Hasilnya menunjukkan, tingkat pembelahan sel Prochlorococcus berbeda-beda tergantung garis lintang tempat mereka hidup. Menurut para peneliti, variasi ini lebih dipengaruhi oleh suhu air, bukan oleh intensitas sinar matahari atau jumlah nutrisi yang tersedia.
Prochlorococcus tumbuh paling baik di perairan bersuhu 19–28°C. Namun, begitu suhu sedikit saja melebihi 28°C, pertumbuhannya mulai terganggu. Ketika suhu mendekati 30°C, laju pembelahan sel menurun drastis, hingga hanya sepertiga dari laju normalnya yang tercatat pada suhu di batas bawah kisaran ideal tersebut.
“Suhu batas toleransi mereka ternyata jauh lebih rendah dari yang kami perkirakan,” kata Ribalet.
Laut tropis dikenal miskin nutrisi karena perairannya yang hangat menghambat daur ulang nutrisi dari lapisan air yang lebih dalam. Untuk bertahan hidup di kondisi ini, Prochlorococcus dan sianobakteri lainnya telah beradaptasi dengan cara unik, seperti memiliki ukuran yang sangat kecil dan genom yang sederhana, hanya menyisakan gen-gen yang benar-benar penting.
Namun, penyederhanaan ini juga memiliki sisi negatif. Kemungkinan besar, Prochlorococcus telah kehilangan gen kuno yang berperan dalam merespons stres, sehingga membuatnya kurang tahan terhadap kenaikan suhu yang cepat.

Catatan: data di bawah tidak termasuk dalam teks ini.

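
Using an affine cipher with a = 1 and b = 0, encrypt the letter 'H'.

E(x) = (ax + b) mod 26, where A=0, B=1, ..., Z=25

Step 1: Convert 'H' to number: x = 7.
Step 2: E(7) = (1 * 7 + 0) mod 26 = 7 mod 26 = 7.
Step 3: Convert 7 back to letter: H.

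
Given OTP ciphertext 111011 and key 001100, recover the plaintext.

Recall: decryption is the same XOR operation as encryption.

Step 1: XOR ciphertext with key:
  Ciphertext: 111011
  Key:        001100
  XOR:        110111
Step 2: Plaintext = 110111 = 55 in decimal.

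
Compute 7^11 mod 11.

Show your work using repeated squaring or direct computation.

Step 1: Compute 7^11 mod 11 step by step, reducing modulo 11 at each step.
  7^1 mod 11 = 7
  7^2 mod 11 = (7 * 7) mod 11 = 5
  7^3 mod 11 = (5 * 7) mod 11 = 2
  7^4 mod 11 = (2 * 7) mod 11 = 3
  7^5 mod 11 = (3 * 7) mod 11 = 10
  7^6 mod 11 = (10 * 7) mod 11 = 4
  7^7 mod 11 = (4 * 7) mod 11 = 6
  7^8 mod 11 = (6 * 7) mod 11 = 9
  7^9 mod 11 = (9 * 7) mod 11 = 8
  7^10 mod 11 = (8 * 7) mod 11 = 1
  7^11 mod 11 = (1 * 7) mod 11 = 7
Step 2: Result = 7.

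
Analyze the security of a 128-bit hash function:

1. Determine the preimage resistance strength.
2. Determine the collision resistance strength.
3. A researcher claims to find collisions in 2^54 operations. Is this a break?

Step 1: Preimage resistance requires brute-force of 2^128 operations.
Step 2: Collision resistance (birthday bound) = 2^(128/2) = 2^64.
Step 3: The claimed attack costs 2^54 operations.
Step 4: Since 2^54 < 2^64, the claimed attack beats the generic birthday bound, so collision resistance is broken.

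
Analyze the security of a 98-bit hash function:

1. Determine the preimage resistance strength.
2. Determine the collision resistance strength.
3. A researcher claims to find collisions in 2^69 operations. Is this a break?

Step 1: Preimage resistance requires brute-force of 2^98 operations.
Step 2: Collision resistance (birthday bound) = 2^(98/2) = 2^49.
Step 3: The claimed attack costs 2^69 operations.
Step 4: Since 2^69 >= 2^49, the claimed attack is no faster than the generic birthday attack, so this does not break collision resistance.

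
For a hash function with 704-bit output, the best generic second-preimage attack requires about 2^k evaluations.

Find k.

Step 1: The hash has a 704-bit output.
Step 2: Second-preimage resistance means: given a specific input x, it should be infeasible to find a different y with h(y) = h(x).
With a 704-bit output, a generic search for a second preimage costs about 2^704 evaluations (each trial matches the fixed target with probability 2^-704).
Step 3: Security level = 704 bits.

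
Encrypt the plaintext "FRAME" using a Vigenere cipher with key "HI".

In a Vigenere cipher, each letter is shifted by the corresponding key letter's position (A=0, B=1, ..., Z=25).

Step 1: Repeat key to match plaintext length:
  Plaintext: FRAME
  Key:       HIHIH
Step 2: Encrypt each letter:
  F(5) + H(7) = (5+7) mod 26 = 12 = M
  R(17) + I(8) = (17+8) mod 26 = 25 = Z
  A(0) + H(7) = (0+7) mod 26 = 7 = H
  M(12) + I(8) = (12+8) mod 26 = 20 = U
  E(4) + H(7) = (4+7) mod 26 = 11 = L
Ciphertext: MZHUL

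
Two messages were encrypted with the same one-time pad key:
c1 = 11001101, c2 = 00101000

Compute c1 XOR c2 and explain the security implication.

Step 1: c1 XOR c2 = (m1 XOR k) XOR (m2 XOR k).
Step 2: By XOR associativity/commutativity: = m1 XOR m2 XOR k XOR k = m1 XOR m2.
Step 3: 11001101 XOR 00101000 = 11100101 = 229.
Step 4: The key cancels out! An attacker learns m1 XOR m2 = 229, revealing the relationship between plaintexts.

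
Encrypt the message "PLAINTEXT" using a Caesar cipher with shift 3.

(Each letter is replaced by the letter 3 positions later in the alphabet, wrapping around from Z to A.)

Step 1: For each letter, shift forward by 3 positions (mod 26).
  P (position 15) -> position (15+3) mod 26 = 18 -> S
  L (position 11) -> position (11+3) mod 26 = 14 -> O
  A (position 0) -> position (0+3) mod 26 = 3 -> D
  I (position 8) -> position (8+3) mod 26 = 11 -> L
  N (position 13) -> position (13+3) mod 26 = 16 -> Q
  T (position 19) -> position (19+3) mod 26 = 22 -> W
  E (position 4) -> position (4+3) mod 26 = 7 -> H
  X (position 23) -> position (23+3) mod 26 = 0 -> A
  T (position 19) -> position (19+3) mod 26 = 22 -> W
Result: SODLQWHAW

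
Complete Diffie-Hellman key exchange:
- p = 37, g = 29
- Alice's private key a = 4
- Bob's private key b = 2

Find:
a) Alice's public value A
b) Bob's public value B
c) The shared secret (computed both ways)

Step 1: A = g^a mod p = 29^4 mod 37 = 26.
Step 2: B = g^b mod p = 29^2 mod 37 = 27.
Step 3: Alice computes s = B^a mod p = 27^4 mod 37 = 10.
Step 4: Bob computes s = A^b mod p = 26^2 mod 37 = 10.
Both sides agree: shared secret = 10.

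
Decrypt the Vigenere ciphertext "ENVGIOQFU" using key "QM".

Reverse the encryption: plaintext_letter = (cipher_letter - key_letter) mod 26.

Step 1: Extend key: QMQMQMQMQ
Step 2: Decrypt each letter (c - k) mod 26:
  E(4) - Q(16) = (4-16) mod 26 = 14 = O
  N(13) - M(12) = (13-12) mod 26 = 1 = B
  V(21) - Q(16) = (21-16) mod 26 = 5 = F
  G(6) - M(12) = (6-12) mod 26 = 20 = U
  I(8) - Q(16) = (8-16) mod 26 = 18 = S
  O(14) - M(12) = (14-12) mod 26 = 2 = C
  Q(16) - Q(16) = (16-16) mod 26 = 0 = A
  F(5) - M(12) = (5-12) mod 26 = 19 = T
  U(20) - Q(16) = (20-16) mod 26 = 4 = E
Plaintext: OBFUSCATE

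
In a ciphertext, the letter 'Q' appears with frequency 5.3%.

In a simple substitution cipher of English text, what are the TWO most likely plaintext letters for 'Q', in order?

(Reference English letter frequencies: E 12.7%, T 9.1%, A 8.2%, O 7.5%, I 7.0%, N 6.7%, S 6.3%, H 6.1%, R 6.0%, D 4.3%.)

Step 1: Observed frequency of 'Q' is 5.3%.
Step 2: Compute distances to each reference frequency and sort:
  R (6.0%): difference = 0.7% <-- BEST
  H (6.1%): difference = 0.8% <-- RUNNER-UP
  S (6.3%): difference = 1.0%
  D (4.3%): difference = 1.0%
  N (6.7%): difference = 1.4%
Step 3: Most likely is 'R' (6.0%, diff 0.7%); second most likely is 'H' (6.1%, diff 0.8%).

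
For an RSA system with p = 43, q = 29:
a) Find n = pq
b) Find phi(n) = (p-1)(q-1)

Step 1: n = p * q = 43 * 29 = 1247.
Step 2: phi(n) = (p-1)(q-1) = 42 * 28 = 1176.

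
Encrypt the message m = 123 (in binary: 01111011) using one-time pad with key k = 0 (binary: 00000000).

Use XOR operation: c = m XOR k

Step 1: Write out the XOR operation bit by bit:
  Message: 01111011
  Key:     00000000
  XOR:     01111011
Step 2: Convert to decimal: 01111011 = 123.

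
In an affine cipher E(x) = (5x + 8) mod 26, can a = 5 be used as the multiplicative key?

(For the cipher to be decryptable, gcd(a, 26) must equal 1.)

Step 1: Compute gcd(5, 26).
Step 2: gcd(5, 26) = 1.
Since gcd = 1, 5 is coprime with 26, so it is a valid key.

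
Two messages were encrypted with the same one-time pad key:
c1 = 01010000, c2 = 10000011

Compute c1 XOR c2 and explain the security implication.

Step 1: c1 XOR c2 = (m1 XOR k) XOR (m2 XOR k).
Step 2: By XOR associativity/commutativity: = m1 XOR m2 XOR k XOR k = m1 XOR m2.
Step 3: 01010000 XOR 10000011 = 11010011 = 211.
Step 4: The key cancels out! An attacker learns m1 XOR m2 = 211, revealing the relationship between plaintexts.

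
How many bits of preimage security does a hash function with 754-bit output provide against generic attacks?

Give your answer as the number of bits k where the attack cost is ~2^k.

Step 1: The hash has a 754-bit output.
Step 2: Preimage resistance means: given a digest h(x), it should be infeasible to find any input that hashes to it.
With a 754-bit output there are 2^754 possible digests, so a generic brute-force preimage search costs about 2^754 evaluations.
Step 3: Security level = 754 bits.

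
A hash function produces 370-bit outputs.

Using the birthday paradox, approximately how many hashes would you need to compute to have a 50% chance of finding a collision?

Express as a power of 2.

Step 1: The birthday paradox gives collision probability ~50% after sqrt(2^n) = 2^(n/2) hashes.
Step 2: For 370-bit output: 2^(370/2) = 2^185.
Step 3: Approximately 2^185 hash computations needed.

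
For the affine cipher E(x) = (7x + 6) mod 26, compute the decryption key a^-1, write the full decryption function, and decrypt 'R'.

Step 1: Find a^-1, the modular inverse of 7 mod 26.
Step 2: We need 7 * a^-1 = 1 (mod 26).
Step 3: 7 * 15 = 105 = 4 * 26 + 1, so a^-1 = 15.
Step 4: D(y) = 15(y - 6) mod 26.
Step 5: Apply to 'R' (y = 17): D(17) = 15 * (17 - 6) mod 26 = 15 * 11 mod 26 = 9 -> 'J'.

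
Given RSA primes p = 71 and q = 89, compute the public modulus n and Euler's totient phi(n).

Step 1: n = p * q = 71 * 89 = 6319.
Step 2: phi(n) = (p-1)(q-1) = 70 * 88 = 6160.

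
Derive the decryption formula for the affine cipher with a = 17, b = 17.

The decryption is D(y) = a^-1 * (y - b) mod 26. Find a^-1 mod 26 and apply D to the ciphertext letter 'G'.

Step 1: Find a^-1, the modular inverse of 17 mod 26.
Step 2: We need 17 * a^-1 = 1 (mod 26).
Step 3: 17 * 23 = 391 = 15 * 26 + 1, so a^-1 = 23.
Step 4: D(y) = 23(y - 17) mod 26.
Step 5: Apply to 'G' (y = 6): D(6) = 23 * (6 - 17) mod 26 = 23 * -11 mod 26 = 7 -> 'H'.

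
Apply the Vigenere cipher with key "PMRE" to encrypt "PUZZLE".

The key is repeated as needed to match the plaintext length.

Step 1: Repeat key to match plaintext length:
  Plaintext: PUZZLE
  Key:       PMREPM
Step 2: Encrypt each letter:
  P(15) + P(15) = (15+15) mod 26 = 4 = E
  U(20) + M(12) = (20+12) mod 26 = 6 = G
  Z(25) + R(17) = (25+17) mod 26 = 16 = Q
  Z(25) + E(4) = (25+4) mod 26 = 3 = D
  L(11) + P(15) = (11+15) mod 26 = 0 = A
  E(4) + M(12) = (4+12) mod 26 = 16 = Q
Ciphertext: EGQDAQ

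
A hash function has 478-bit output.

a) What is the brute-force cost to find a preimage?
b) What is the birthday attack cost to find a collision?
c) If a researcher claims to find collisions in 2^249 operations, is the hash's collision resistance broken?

Step 1: Preimage resistance requires brute-force of 2^478 operations.
Step 2: Collision resistance (birthday bound) = 2^(478/2) = 2^239.
Step 3: The claimed attack costs 2^249 operations.
Step 4: Since 2^249 >= 2^239, the claimed attack is no faster than the generic birthday attack, so this does not break collision resistance.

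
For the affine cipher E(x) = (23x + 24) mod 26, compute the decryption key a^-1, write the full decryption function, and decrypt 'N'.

Step 1: Find a^-1, the modular inverse of 23 mod 26.
Step 2: We need 23 * a^-1 = 1 (mod 26).
Step 3: 23 * 17 = 391 = 15 * 26 + 1, so a^-1 = 17.
Step 4: D(y) = 17(y - 24) mod 26.
Step 5: Apply to 'N' (y = 13): D(13) = 17 * (13 - 24) mod 26 = 17 * -11 mod 26 = 21 -> 'V'.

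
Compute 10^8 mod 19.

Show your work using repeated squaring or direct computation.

Step 1: Compute 10^8 mod 19 step by step, reducing modulo 19 at each step.
  10^1 mod 19 = 10
  10^2 mod 19 = (10 * 10) mod 19 = 5
  10^3 mod 19 = (5 * 10) mod 19 = 12
  10^4 mod 19 = (12 * 10) mod 19 = 6
  10^5 mod 19 = (6 * 10) mod 19 = 3
  10^6 mod 19 = (3 * 10) mod 19 = 11
  10^7 mod 19 = (11 * 10) mod 19 = 15
  10^8 mod 19 = (15 * 10) mod 19 = 17
Step 2: Result = 17.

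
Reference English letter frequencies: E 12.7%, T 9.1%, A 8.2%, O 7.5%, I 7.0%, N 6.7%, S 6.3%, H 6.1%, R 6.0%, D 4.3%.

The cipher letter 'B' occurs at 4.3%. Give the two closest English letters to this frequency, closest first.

Step 1: Observed frequency of 'B' is 4.3%.
Step 2: Compute distances to each reference frequency and sort:
  D (4.3%): difference = 0.0% <-- BEST
  R (6.0%): difference = 1.7% <-- RUNNER-UP
  H (6.1%): difference = 1.8%
  S (6.3%): difference = 2.0%
  N (6.7%): difference = 2.4%
Step 3: Most likely is 'D' (4.3%, diff 0.0%); second most likely is 'R' (6.0%, diff 1.7%).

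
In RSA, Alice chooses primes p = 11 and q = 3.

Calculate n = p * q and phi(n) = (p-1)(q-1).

Step 1: n = p * q = 11 * 3 = 33.
Step 2: phi(n) = (p-1)(q-1) = 10 * 2 = 20.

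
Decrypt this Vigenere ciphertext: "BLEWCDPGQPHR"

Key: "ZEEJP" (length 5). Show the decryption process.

Step 1: Key 'ZEEJP' has length 5. Extended key: ZEEJPZEEJPZE
Step 2: Decrypt each position:
  B(1) - Z(25) = 2 = C
  L(11) - E(4) = 7 = H
  E(4) - E(4) = 0 = A
  W(22) - J(9) = 13 = N
  C(2) - P(15) = 13 = N
  D(3) - Z(25) = 4 = E
  P(15) - E(4) = 11 = L
  G(6) - E(4) = 2 = C
  Q(16) - J(9) = 7 = H
  P(15) - P(15) = 0 = A
  H(7) - Z(25) = 8 = I
  R(17) - E(4) = 13 = N
Plaintext: CHANNELCHAIN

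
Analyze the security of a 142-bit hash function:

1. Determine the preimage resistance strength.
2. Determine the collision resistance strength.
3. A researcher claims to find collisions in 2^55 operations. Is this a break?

Step 1: Preimage resistance requires brute-force of 2^142 operations.
Step 2: Collision resistance (birthday bound) = 2^(142/2) = 2^71.
Step 3: The claimed attack costs 2^55 operations.
Step 4: Since 2^55 < 2^71, the claimed attack beats the generic birthday bound, so collision resistance is broken.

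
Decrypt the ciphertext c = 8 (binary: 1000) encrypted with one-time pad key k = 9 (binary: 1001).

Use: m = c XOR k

Step 1: XOR ciphertext with key:
  Ciphertext: 1000
  Key:        1001
  XOR:        0001
Step 2: Plaintext = 0001 = 1 in decimal.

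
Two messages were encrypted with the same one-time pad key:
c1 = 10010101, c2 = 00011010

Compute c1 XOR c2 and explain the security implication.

Step 1: c1 XOR c2 = (m1 XOR k) XOR (m2 XOR k).
Step 2: By XOR associativity/commutativity: = m1 XOR m2 XOR k XOR k = m1 XOR m2.
Step 3: 10010101 XOR 00011010 = 10001111 = 143.
Step 4: The key cancels out! An attacker learns m1 XOR m2 = 143, revealing the relationship between plaintexts.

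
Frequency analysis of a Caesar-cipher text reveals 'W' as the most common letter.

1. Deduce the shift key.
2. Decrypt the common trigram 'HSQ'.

Step 1: In English, 'E' is the most frequent letter (12.7%).
Step 2: The most frequent ciphertext letter is 'W' (position 22).
Step 3: Shift = (22 - 4) mod 26 = 18.
Step 4: Decrypt 'HSQ' by shifting back 18:
  H -> P
  S -> A
  Q -> Y
Step 5: 'HSQ' decrypts to 'PAY'.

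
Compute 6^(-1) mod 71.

Step 1: We need x such that 6 * x = 1 (mod 71).
Step 2: Using the extended Euclidean algorithm or trial:
  6 * 12 = 72 = 1 * 71 + 1.
Step 3: Since 72 mod 71 = 1, the inverse is x = 12.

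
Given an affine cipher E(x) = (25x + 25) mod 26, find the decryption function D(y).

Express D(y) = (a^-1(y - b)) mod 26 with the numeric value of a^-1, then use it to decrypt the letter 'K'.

Step 1: Find a^-1, the modular inverse of 25 mod 26.
Step 2: We need 25 * a^-1 = 1 (mod 26).
Step 3: 25 * 25 = 625 = 24 * 26 + 1, so a^-1 = 25.
Step 4: D(y) = 25(y - 25) mod 26.
Step 5: Apply to 'K' (y = 10): D(10) = 25 * (10 - 25) mod 26 = 25 * -15 mod 26 = 15 -> 'P'.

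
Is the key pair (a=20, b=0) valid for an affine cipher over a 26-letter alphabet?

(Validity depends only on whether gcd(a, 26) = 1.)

Step 1: Compute gcd(20, 26).
Step 2: gcd(20, 26) = 2.
Since gcd = 2 != 1, 20 shares a common factor with 26, so it cannot be used.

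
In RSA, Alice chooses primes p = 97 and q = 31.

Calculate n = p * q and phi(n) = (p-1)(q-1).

Step 1: n = p * q = 97 * 31 = 3007.
Step 2: phi(n) = (p-1)(q-1) = 96 * 30 = 2880.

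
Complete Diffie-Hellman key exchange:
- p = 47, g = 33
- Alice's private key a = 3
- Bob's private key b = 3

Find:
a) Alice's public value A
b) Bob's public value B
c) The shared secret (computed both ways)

Step 1: A = g^a mod p = 33^3 mod 47 = 29.
Step 2: B = g^b mod p = 33^3 mod 47 = 29.
Step 3: Alice computes s = B^a mod p = 29^3 mod 47 = 43.
Step 4: Bob computes s = A^b mod p = 29^3 mod 47 = 43.
Both sides agree: shared secret = 43.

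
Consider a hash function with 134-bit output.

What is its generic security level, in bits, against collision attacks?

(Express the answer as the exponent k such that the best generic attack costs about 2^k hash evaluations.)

Step 1: The hash has a 134-bit output.
Step 2: Collision resistance means it should be infeasible to find any x != y with h(x) = h(y).
By the birthday bound, a generic collision search succeeds after about sqrt(2^134) = 2^(134/2) = 2^67 evaluations.
Step 3: Security level = 67 bits.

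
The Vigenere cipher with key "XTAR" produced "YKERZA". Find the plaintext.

Step 1: Extend key: XTARXT
Step 2: Decrypt each letter (c - k) mod 26:
  Y(24) - X(23) = (24-23) mod 26 = 1 = B
  K(10) - T(19) = (10-19) mod 26 = 17 = R
  E(4) - A(0) = (4-0) mod 26 = 4 = E
  R(17) - R(17) = (17-17) mod 26 = 0 = A
  Z(25) - X(23) = (25-23) mod 26 = 2 = C
  A(0) - T(19) = (0-19) mod 26 = 7 = H
Plaintext: BREACH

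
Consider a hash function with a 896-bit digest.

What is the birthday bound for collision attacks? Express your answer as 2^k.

Step 1: The birthday paradox gives collision probability ~50% after sqrt(2^n) = 2^(n/2) hashes.
Step 2: For 896-bit output: 2^(896/2) = 2^448.
Step 3: Approximately 2^448 hash computations needed.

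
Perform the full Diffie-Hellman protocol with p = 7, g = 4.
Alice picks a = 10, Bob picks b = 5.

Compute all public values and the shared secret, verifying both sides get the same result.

Step 1: A = g^a mod p = 4^10 mod 7 = 4.
Step 2: B = g^b mod p = 4^5 mod 7 = 2.
Step 3: Alice computes s = B^a mod p = 2^10 mod 7 = 2.
Step 4: Bob computes s = A^b mod p = 4^5 mod 7 = 2.
Both sides agree: shared secret = 2.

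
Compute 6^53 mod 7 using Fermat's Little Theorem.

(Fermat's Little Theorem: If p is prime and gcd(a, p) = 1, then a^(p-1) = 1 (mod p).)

Step 1: Since 7 is prime, by Fermat's Little Theorem: 6^6 = 1 (mod 7).
Step 2: Reduce exponent: 53 mod 6 = 5.
Step 3: So 6^53 = 6^5 (mod 7).
Step 4: 6^5 mod 7 = 6.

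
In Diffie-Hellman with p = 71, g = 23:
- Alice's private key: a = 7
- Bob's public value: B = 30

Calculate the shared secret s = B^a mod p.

Step 1: s = B^a mod p = 30^7 mod 71.
  30^1 mod 71 = 30
  30^2 mod 71 = (30 * 30) mod 71 = 48
  30^3 mod 71 = (48 * 30) mod 71 = 20
  30^4 mod 71 = (20 * 30) mod 71 = 32
  30^5 mod 71 = (32 * 30) mod 71 = 37
  30^6 mod 71 = (37 * 30) mod 71 = 45
  30^7 mod 71 = (45 * 30) mod 71 = 1
Result: shared secret = 1.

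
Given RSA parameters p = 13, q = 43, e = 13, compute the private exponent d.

Step 1: n = 13 * 43 = 559.
Step 2: phi(n) = 12 * 42 = 504.
Step 3: Find d such that 13 * d = 1 (mod 504).
Step 4: d = 13^(-1) mod 504 = 349.
Verification: 13 * 349 = 4537 = 9 * 504 + 1.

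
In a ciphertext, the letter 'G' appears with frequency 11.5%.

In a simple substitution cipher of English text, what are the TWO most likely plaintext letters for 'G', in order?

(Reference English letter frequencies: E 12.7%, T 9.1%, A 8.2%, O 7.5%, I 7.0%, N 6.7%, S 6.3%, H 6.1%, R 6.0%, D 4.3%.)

Step 1: Observed frequency of 'G' is 11.5%.
Step 2: Compute distances to each reference frequency and sort:
  E (12.7%): difference = 1.2% <-- BEST
  T (9.1%): difference = 2.4% <-- RUNNER-UP
  A (8.2%): difference = 3.3%
  O (7.5%): difference = 4.0%
  I (7.0%): difference = 4.5%
Step 3: Most likely is 'E' (12.7%, diff 1.2%); second most likely is 'T' (9.1%, diff 2.4%).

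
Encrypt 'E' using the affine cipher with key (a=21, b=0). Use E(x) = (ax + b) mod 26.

Step 1: Convert 'E' to number: x = 4.
Step 2: E(4) = (21 * 4 + 0) mod 26 = 84 mod 26 = 6.
Step 3: Convert 6 back to letter: G.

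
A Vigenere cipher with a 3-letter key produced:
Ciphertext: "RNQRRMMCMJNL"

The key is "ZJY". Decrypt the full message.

Step 1: Key 'ZJY' has length 3. Extended key: ZJYZJYZJYZJY
Step 2: Decrypt each position:
  R(17) - Z(25) = 18 = S
  N(13) - J(9) = 4 = E
  Q(16) - Y(24) = 18 = S
  R(17) - Z(25) = 18 = S
  R(17) - J(9) = 8 = I
  M(12) - Y(24) = 14 = O
  M(12) - Z(25) = 13 = N
  C(2) - J(9) = 19 = T
  M(12) - Y(24) = 14 = O
  J(9) - Z(25) = 10 = K
  N(13) - J(9) = 4 = E
  L(11) - Y(24) = 13 = N
Plaintext: SESSIONTOKEN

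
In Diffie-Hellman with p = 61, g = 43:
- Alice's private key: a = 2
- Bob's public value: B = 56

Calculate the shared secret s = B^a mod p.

Step 1: s = B^a mod p = 56^2 mod 61.
  56^1 mod 61 = 56
  56^2 mod 61 = (56 * 56) mod 61 = 25
Result: shared secret = 25.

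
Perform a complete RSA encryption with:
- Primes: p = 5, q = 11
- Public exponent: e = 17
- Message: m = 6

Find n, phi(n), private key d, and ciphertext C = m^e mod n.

Step 1: n = 5 * 11 = 55.
Step 2: phi(n) = (5-1)(11-1) = 4 * 10 = 40.
Step 3: Find d = 17^(-1) mod 40 = 33.
  Verify: 17 * 33 = 561 = 1 (mod 40).
Step 4: C = 6^17 mod 55 = 41.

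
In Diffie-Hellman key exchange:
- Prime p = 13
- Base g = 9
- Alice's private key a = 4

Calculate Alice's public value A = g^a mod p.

Step 1: A = g^a mod p = 9^4 mod 13.
  9^1 mod 13 = 9
  9^2 mod 13 = (9 * 9) mod 13 = 3
  9^3 mod 13 = (3 * 9) mod 13 = 1
  9^4 mod 13 = (1 * 9) mod 13 = 9
Result: A = 9.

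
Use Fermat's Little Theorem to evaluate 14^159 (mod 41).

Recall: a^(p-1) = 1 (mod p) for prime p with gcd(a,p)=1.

Step 1: Since 41 is prime, by Fermat's Little Theorem: 14^40 = 1 (mod 41).
Step 2: Reduce exponent: 159 mod 40 = 39.
Step 3: So 14^159 = 14^39 (mod 41).
Step 4: 14^39 mod 41 = 3.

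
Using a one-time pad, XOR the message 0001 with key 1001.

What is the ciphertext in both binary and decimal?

Step 1: Write out the XOR operation bit by bit:
  Message: 0001
  Key:     1001
  XOR:     1000
Step 2: Convert to decimal: 1000 = 8.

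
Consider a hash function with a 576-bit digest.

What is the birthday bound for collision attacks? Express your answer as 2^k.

Step 1: The birthday paradox gives collision probability ~50% after sqrt(2^n) = 2^(n/2) hashes.
Step 2: For 576-bit output: 2^(576/2) = 2^288.
Step 3: Approximately 2^288 hash computations needed.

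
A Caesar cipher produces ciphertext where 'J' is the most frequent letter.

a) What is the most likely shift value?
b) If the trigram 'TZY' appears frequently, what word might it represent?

Step 1: In English, 'E' is the most frequent letter (12.7%).
Step 2: The most frequent ciphertext letter is 'J' (position 9).
Step 3: Shift = (9 - 4) mod 26 = 5.
Step 4: Decrypt 'TZY' by shifting back 5:
  T -> O
  Z -> U
  Y -> T
Step 5: 'TZY' decrypts to 'OUT'.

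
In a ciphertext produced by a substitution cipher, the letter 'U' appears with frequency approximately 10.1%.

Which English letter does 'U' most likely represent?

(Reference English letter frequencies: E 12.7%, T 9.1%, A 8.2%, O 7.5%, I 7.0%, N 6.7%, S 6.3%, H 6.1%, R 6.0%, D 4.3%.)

Step 1: The observed frequency is 10.1%.
Step 2: Compare with English frequencies:
  E: 12.7% (difference: 2.6%)
  T: 9.1% (difference: 1.0%) <-- closest
  A: 8.2% (difference: 1.9%)
  O: 7.5% (difference: 2.6%)
  I: 7.0% (difference: 3.1%)
  N: 6.7% (difference: 3.4%)
  S: 6.3% (difference: 3.8%)
  H: 6.1% (difference: 4.0%)
  R: 6.0% (difference: 4.1%)
  D: 4.3% (difference: 5.8%)
Step 3: 'U' most likely represents 'T' (frequency 9.1%).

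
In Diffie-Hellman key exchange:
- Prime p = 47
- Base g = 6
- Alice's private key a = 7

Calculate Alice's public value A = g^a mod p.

Step 1: A = g^a mod p = 6^7 mod 47.
  6^1 mod 47 = 6
  6^2 mod 47 = (6 * 6) mod 47 = 36
  6^3 mod 47 = (36 * 6) mod 47 = 28
  6^4 mod 47 = (28 * 6) mod 47 = 27
  6^5 mod 47 = (27 * 6) mod 47 = 21
  6^6 mod 47 = (21 * 6) mod 47 = 32
  6^7 mod 47 = (32 * 6) mod 47 = 4
Result: A = 4.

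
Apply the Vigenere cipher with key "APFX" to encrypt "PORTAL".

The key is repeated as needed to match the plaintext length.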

Kondisi ini dapat memberi peluang bagi Synechococcus, kelompok sianobakteri lain yang juga hidup bersama Prochlorococcus di lautan tropis dan subtropis. Synechococcus mampu bertahan di air yang lebih hangat, tetapi membutuhkan lebih banyak nutrisi. Jika kelak Prochlorococcus menurun jumlahnya, belum bisa dipastikan bagaimana Synechococcus akan memengaruhi jaring makanan laut.
Studi ini memprediksi bahwa pada akhir abad ini, produktivitas Prochlorococcus di wilayah tropis dapat turun 17% dalam skenario pemanasan moderate, dan hingga 51% dalam skenario pemanasan ekstrem. Secara global, penurunan ini diperkirakan mencapai 10% untuk pemanasan moderate dan 37% untuk pemanasan ekstrem.
“Habitat mereka akan bergeser ke arah kutub, baik ke utara maupun selatan,” ujar Ribalet.
“Mereka tidak akan punah, tetapi akan meninggalkan wilayah tropis yang selama ini menjadi rumah utama mereka.”